Private Sector NPS Subscribers Can Invest Upto 75% In Equities
In the active investment option, NPS subscribers from the private sector are now allowed to increase their equity exposure upto 75% but with a tapering in equity allocation at later part of life.
Pension Fund Regulatory and Development Authority (PFRDA) has approved an increase in investment cap in equities from 50% to 75% for private sector NPS subscriber in 'Active choice'. By opting for either of the two available investment options i.e Auto and Active Choice, investors in NPS scheme are allowed to design their own portfolio.
In the statement PFRDA said, "Presently there is a cap of 50% on equity investment under active choice in NPS. The proposal on increasing the cap on equity investment in the active choice to 75% from current 50% has been approved by the Board". The move is likely to provide impetus to the capital markets.
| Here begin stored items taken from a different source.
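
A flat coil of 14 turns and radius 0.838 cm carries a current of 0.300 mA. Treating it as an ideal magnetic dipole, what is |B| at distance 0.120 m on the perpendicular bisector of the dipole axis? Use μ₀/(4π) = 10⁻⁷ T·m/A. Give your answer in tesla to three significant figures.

B ≈ 5.36×10⁻¹¹ T

m = NIA = NIπa² = 14·(3.00×10⁻⁴)·π·(0.00838)² = 9.266×10⁻⁷ A·m².
In the equatorial plane B = (μ₀/4π)·m/r³ (half the axial value).
B = (10⁻⁷)·(9.266×10⁻⁷) / (0.120)³ = 5.362×10⁻¹¹ T.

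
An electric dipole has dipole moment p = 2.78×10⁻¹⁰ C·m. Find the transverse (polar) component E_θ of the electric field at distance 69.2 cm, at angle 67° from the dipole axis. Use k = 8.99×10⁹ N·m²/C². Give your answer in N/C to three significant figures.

E_θ ≈ 6.94 N/C

For a dipole, E_θ = (kp sinθ)/r³.
kp/r³ = (8.99×10⁹)(2.78×10⁻¹⁰)/(0.692)³ = 7.542 N/C.
E_θ = 7.542·sin67° = 6.942 N/C.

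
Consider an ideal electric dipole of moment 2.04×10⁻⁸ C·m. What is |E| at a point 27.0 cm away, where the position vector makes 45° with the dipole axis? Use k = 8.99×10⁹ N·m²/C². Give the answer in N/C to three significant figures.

E ≈ 1.47×10⁴ N/C

At angle θ the dipole field magnitude is E = (kp/r³)·√(1 + 3cos²θ).
kp/r³ = (8.99×10⁹)(2.04×10⁻⁸) / (0.270)³ = 9317 N/C.
√(1 + 3cos²45°) = √(1 + 3·0.5000) = √2.5000 ≈ 1.5811.
E ≈ 9317 × 1.581 = 1.473×10⁴ N/C.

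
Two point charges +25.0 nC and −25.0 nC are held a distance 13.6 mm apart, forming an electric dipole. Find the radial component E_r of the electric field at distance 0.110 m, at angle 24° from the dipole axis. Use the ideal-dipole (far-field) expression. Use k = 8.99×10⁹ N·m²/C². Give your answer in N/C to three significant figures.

E_r ≈ 4200 N/C

Dipole moment p = qd = (2.50×10⁻⁸ C)(0.0136 m) = 3.40×10⁻¹⁰ C·m.
For a dipole, E_r = (2kp cosθ)/r³.
kp/r³ = (8.99×10⁹)(3.40×10⁻¹⁰)/(0.110)³ = 2296 N/C.
E_r = 2·2296·cos24° = 4196 N/C.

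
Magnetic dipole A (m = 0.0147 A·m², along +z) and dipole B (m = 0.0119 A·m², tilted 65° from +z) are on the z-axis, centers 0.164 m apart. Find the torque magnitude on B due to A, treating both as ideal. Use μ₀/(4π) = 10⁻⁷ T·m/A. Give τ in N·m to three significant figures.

τ ≈ 7.19×10⁻⁹ N·m

Dipole B is on the axis of dipole A, so B₁ there is axial: B₁ = (μ₀/4π)·2m₁/r³ along +z.
B₁ = 2(10⁻⁷)(0.0147)/(0.164)³ = 6.665×10⁻⁷ T.
τ = m₂ B₁ sinθ.
τ = (0.0119)(6.665×10⁻⁷)·sin65° = 7.189×10⁻⁹ N·m.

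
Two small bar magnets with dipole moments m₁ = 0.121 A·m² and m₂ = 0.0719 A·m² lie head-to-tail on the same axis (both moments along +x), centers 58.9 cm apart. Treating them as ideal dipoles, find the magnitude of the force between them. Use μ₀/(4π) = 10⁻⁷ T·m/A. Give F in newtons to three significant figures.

F ≈ 4.34×10⁻⁸ N

On-axis B of dipole 1: B = (μ₀/4π)·2m₁/r³. Force on dipole 2: F = m₂·dB/dr.
dB/dr = −(μ₀/4π)·6m₁/r⁴, so |F| = (μ₀/4π)·6m₁m₂/r⁴.
F = 6(10⁻⁷)(0.121)(0.0719)/(0.589)⁴ = 4.337×10⁻⁸ N.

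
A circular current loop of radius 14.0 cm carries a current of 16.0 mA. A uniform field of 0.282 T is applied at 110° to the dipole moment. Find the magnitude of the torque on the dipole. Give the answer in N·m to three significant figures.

τ ≈ 2.61×10⁻⁴ N·m

Magnetic moment m = IA = Iπa² = (0.0160)·π·(0.140)² = 9.852×10⁻⁴ A·m².
Torque on a magnetic dipole: τ = mB sinθ.
τ = (9.852×10⁻⁴)(0.282)·sin110° = 2.611×10⁻⁴ N·m.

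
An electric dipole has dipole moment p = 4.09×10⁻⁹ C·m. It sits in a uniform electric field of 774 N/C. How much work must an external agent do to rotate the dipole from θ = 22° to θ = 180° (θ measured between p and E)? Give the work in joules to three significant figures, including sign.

W_ext = ΔU = U(θ₂) − U(θ₁) = −pE cosθ₂ − (−pE cosθ₁) = pE(cosθ₁ − cosθ₂).
W = (4.09×10⁻⁹)(774)·(cos22° − cos180°) = (3.166×10⁻⁶)·(+1.9272) = 6.101×10⁻⁶ J.

W ≈ 6.10×10⁻⁶ J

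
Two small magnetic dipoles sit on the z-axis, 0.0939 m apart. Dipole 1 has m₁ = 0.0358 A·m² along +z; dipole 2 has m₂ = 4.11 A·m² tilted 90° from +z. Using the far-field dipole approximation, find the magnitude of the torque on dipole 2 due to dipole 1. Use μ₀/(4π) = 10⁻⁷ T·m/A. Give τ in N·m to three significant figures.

τ ≈ 3.55×10⁻⁵ N·m

Dipole B is on the axis of dipole A, so B₁ there is axial: B₁ = (μ₀/4π)·2m₁/r³ along +z.
B₁ = 2(10⁻⁷)(0.0358)/(0.0939)³ = 8.648×10⁻⁶ T.
τ = m₂ B₁ sinθ.
τ = (4.11)(8.648×10⁻⁶)·sin90° = 3.554×10⁻⁵ N·m.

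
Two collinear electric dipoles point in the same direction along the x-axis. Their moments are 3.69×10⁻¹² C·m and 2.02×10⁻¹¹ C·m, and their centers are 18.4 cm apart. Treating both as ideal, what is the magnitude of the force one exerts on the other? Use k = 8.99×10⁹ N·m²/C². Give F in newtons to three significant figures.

On-axis field of dipole 1 at distance r: E = 2kp₁/r³. Force on dipole 2 is F = p₂·dE/dr (gradient along axis).
dE/dr = −6kp₁/r⁴, so |F| = 6kp₁p₂/r⁴ (attractive for aligned moments).
F = 6(8.99×10⁹)(3.69×10⁻¹²)(2.02×10⁻¹¹)/(0.184)⁴ = 3.508×10⁻⁹ N.

F ≈ 3.51×10⁻⁹ N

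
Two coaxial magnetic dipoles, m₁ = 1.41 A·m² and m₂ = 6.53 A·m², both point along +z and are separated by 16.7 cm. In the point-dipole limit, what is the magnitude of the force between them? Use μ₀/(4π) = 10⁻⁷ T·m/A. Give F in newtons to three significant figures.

On-axis B of dipole 1: B = (μ₀/4π)·2m₁/r³. Force on dipole 2: F = m₂·dB/dr.
dB/dr = −(μ₀/4π)·6m₁/r⁴, so |F| = (μ₀/4π)·6m₁m₂/r⁴.
F = 6(10⁻⁷)(1.41)(6.53)/(0.167)⁴ = 0.007103 N.

F ≈ 0.00710 N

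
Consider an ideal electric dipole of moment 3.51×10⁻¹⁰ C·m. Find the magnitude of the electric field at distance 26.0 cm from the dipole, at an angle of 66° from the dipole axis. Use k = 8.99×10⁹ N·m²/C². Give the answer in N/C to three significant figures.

At angle θ the dipole field magnitude is E = (kp/r³)·√(1 + 3cos²θ).
kp/r³ = (8.99×10⁹)(3.51×10⁻¹⁰) / (0.260)³ = 179.5 N/C.
√(1 + 3cos²66°) = √(1 + 3·0.1654) = √1.4963 ≈ 1.2232.
E ≈ 179.5 × 1.223 = 219.6 N/C.

E ≈ 220 N/C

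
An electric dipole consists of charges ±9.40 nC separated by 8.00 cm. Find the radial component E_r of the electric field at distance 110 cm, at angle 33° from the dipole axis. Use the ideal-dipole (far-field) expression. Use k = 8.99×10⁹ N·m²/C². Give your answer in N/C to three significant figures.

Dipole moment p = qd = (9.40×10⁻⁹ C)(0.0800 m) = 7.52×10⁻¹⁰ C·m.
For a dipole, E_r = (2kp cosθ)/r³.
kp/r³ = (8.99×10⁹)(7.52×10⁻¹⁰)/(1.10)³ = 5.079 N/C.
E_r = 2·5.079·cos33° = 8.520 N/C.

E_r ≈ 8.52 N/C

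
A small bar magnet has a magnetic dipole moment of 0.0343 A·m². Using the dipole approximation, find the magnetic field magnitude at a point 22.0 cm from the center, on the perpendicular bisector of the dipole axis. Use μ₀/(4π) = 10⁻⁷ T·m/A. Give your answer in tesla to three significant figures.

In the equatorial plane B = (μ₀/4π)·m/r³ (half the axial value).
B = (10⁻⁷)·(0.0343) / (0.220)³ = 3.221×10⁻⁷ T.

B ≈ 3.22×10⁻⁷ T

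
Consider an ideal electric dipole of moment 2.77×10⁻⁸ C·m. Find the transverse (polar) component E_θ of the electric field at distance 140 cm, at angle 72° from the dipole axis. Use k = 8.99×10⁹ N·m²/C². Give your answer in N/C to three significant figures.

For a dipole, E_θ = (kp sinθ)/r³.
kp/r³ = (8.99×10⁹)(2.77×10⁻⁸)/(1.40)³ = 90.75 N/C.
E_θ = 90.75·sin72° = 86.31 N/C.

E_θ ≈ 86.3 N/C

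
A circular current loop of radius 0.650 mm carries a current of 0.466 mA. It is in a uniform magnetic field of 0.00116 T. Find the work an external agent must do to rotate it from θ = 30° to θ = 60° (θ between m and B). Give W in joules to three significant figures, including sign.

W ≈ 2.63×10⁻¹³ J

Magnetic moment m = IA = Iπa² = (4.66×10⁻⁴)·π·(6.50×10⁻⁴)² = 6.185×10⁻¹⁰ A·m².
W_ext = ΔU = −mB cosθ₂ + mB cosθ₁ = mB(cosθ₁ − cosθ₂).
W = (6.185×10⁻¹⁰)(0.00116)·(cos30° − cos60°) = (7.175×10⁻¹³)·(+0.3660) = 2.626×10⁻¹³ J.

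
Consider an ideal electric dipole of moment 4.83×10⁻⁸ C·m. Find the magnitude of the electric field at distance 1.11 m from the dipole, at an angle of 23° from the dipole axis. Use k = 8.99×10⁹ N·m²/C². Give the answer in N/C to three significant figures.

At angle θ the dipole field magnitude is E = (kp/r³)·√(1 + 3cos²θ).
kp/r³ = (8.99×10⁹)(4.83×10⁻⁸) / (1.11)³ = 317.5 N/C.
√(1 + 3cos²23°) = √(1 + 3·0.8473) = √3.5420 ≈ 1.8820.
E ≈ 317.5 × 1.882 = 597.5 N/C.

E ≈ 598 N/C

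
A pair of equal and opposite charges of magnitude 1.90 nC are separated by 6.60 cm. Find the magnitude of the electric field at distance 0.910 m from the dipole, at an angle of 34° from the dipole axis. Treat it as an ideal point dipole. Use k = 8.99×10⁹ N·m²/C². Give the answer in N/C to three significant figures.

Dipole moment p = qd = (1.90×10⁻⁹ C)(0.0660 m) = 1.254×10⁻¹⁰ C·m.
At angle θ the dipole field magnitude is E = (kp/r³)·√(1 + 3cos²θ).
kp/r³ = (8.99×10⁹)(1.254×10⁻¹⁰) / (0.910)³ = 1.496 N/C.
√(1 + 3cos²34°) = √(1 + 3·0.6873) = √3.0619 ≈ 1.7498.
E ≈ 1.496 × 1.750 = 2.618 N/C.

E ≈ 2.62 N/C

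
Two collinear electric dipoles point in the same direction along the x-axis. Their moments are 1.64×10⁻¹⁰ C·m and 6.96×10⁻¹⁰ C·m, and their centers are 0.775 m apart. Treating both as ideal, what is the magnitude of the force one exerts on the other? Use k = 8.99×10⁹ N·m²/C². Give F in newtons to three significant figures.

On-axis field of dipole 1 at distance r: E = 2kp₁/r³. Force on dipole 2 is F = p₂·dE/dr (gradient along axis).
dE/dr = −6kp₁/r⁴, so |F| = 6kp₁p₂/r⁴ (attractive for aligned moments).
F = 6(8.99×10⁹)(1.64×10⁻¹⁰)(6.96×10⁻¹⁰)/(0.775)⁴ = 1.707×10⁻⁸ N.

F ≈ 1.71×10⁻⁸ N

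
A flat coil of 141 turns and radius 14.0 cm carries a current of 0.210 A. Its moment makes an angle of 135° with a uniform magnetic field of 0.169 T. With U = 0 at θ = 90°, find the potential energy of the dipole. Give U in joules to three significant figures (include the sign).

U ≈ 0.218 J

m = NIA = NIπa² = 141·(0.210)·π·(0.140)² = 1.823 A·m².
U = −m·B = −mB cosθ.
U = −(1.823)(0.169)·cos135° = 0.2179 J.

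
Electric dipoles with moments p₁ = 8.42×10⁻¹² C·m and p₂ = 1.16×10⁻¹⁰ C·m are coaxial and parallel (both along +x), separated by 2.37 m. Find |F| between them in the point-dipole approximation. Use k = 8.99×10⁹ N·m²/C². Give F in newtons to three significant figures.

On-axis field of dipole 1 at distance r: E = 2kp₁/r³. Force on dipole 2 is F = p₂·dE/dr (gradient along axis).
dE/dr = −6kp₁/r⁴, so |F| = 6kp₁p₂/r⁴ (attractive for aligned moments).
F = 6(8.99×10⁹)(8.42×10⁻¹²)(1.16×10⁻¹⁰)/(2.37)⁴ = 1.670×10⁻¹² N.

F ≈ 1.67×10⁻¹² N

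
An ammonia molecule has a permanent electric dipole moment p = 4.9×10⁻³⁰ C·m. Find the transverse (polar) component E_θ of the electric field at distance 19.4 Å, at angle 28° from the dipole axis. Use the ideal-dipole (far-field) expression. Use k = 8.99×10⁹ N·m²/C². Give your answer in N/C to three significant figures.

E_θ ≈ 2.83×10⁶ N/C

For a dipole, E_θ = (kp sinθ)/r³.
kp/r³ = (8.99×10⁹)(4.90×10⁻³⁰)/(1.94×10⁻⁹)³ = 6.033×10⁶ N/C.
E_θ = 6.033×10⁶·sin28° = 2.832×10⁶ N/C.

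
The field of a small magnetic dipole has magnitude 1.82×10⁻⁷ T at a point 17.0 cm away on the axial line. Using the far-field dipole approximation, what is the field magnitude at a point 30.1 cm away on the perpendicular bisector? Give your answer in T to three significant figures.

Dipole fields scale as 1/r³ in the far field.
The axial field is twice the equatorial field at the same r, so the geometry factor is 1/2.
B₂ = B₁ · (1/2) · (r₁/r₂)³ = 1.82×10⁻⁷ · 0.5 · (17.0/30.1)³.
(r₁/r₂)³ = (0.5648)³ = 0.1802.
B₂ ≈ 1.639×10⁻⁸ T.

B ≈ 1.64×10⁻⁸ T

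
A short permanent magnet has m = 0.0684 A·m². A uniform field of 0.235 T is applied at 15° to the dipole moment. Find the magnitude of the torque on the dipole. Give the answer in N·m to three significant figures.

Torque on a magnetic dipole: τ = mB sinθ.
τ = (0.0684)(0.235)·sin15° = 0.004160 N·m.

τ ≈ 0.00416 N·m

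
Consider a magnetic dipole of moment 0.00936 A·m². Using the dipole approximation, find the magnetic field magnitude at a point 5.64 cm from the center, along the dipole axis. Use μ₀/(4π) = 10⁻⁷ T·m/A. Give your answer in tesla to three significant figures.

B ≈ 1.04×10⁻⁵ T

On axis B = (μ₀/4π)·2m/r³.
B = 2·(10⁻⁷)·(0.00936) / (0.0564)³ = 1.043×10⁻⁵ T.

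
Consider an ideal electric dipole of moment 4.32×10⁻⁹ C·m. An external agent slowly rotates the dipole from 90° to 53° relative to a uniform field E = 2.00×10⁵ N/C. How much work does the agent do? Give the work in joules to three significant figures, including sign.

W_ext = ΔU = U(θ₂) − U(θ₁) = −pE cosθ₂ − (−pE cosθ₁) = pE(cosθ₁ − cosθ₂).
W = (4.32×10⁻⁹)(2.00×10⁵)·(cos90° − cos53°) = (8.640×10⁻⁴)·(-0.6018) = -5.200×10⁻⁴ J.

W ≈ -5.20×10⁻⁴ J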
Nonetheless, the decision comes with a clause of tapering the investment in equity after the attainment of 50 years of age by the NPS subscriber.
The pension authority also said, "Partial withdrawals will now be allowed to NPS subscribers who wish to improve their employability or acquire new skills by pursuing higher education/ acquiring professional and technical qualifications". Also, the proposal to change the investment grade rating from 'AA' to 'A' for corporate bonds was approved by the board.
NPS or National Pension Scheme was introduced in January 2004 and initially included new entrants in central government and state government services as well as central autonomous bodies but later included all Indian citizens in May 2009.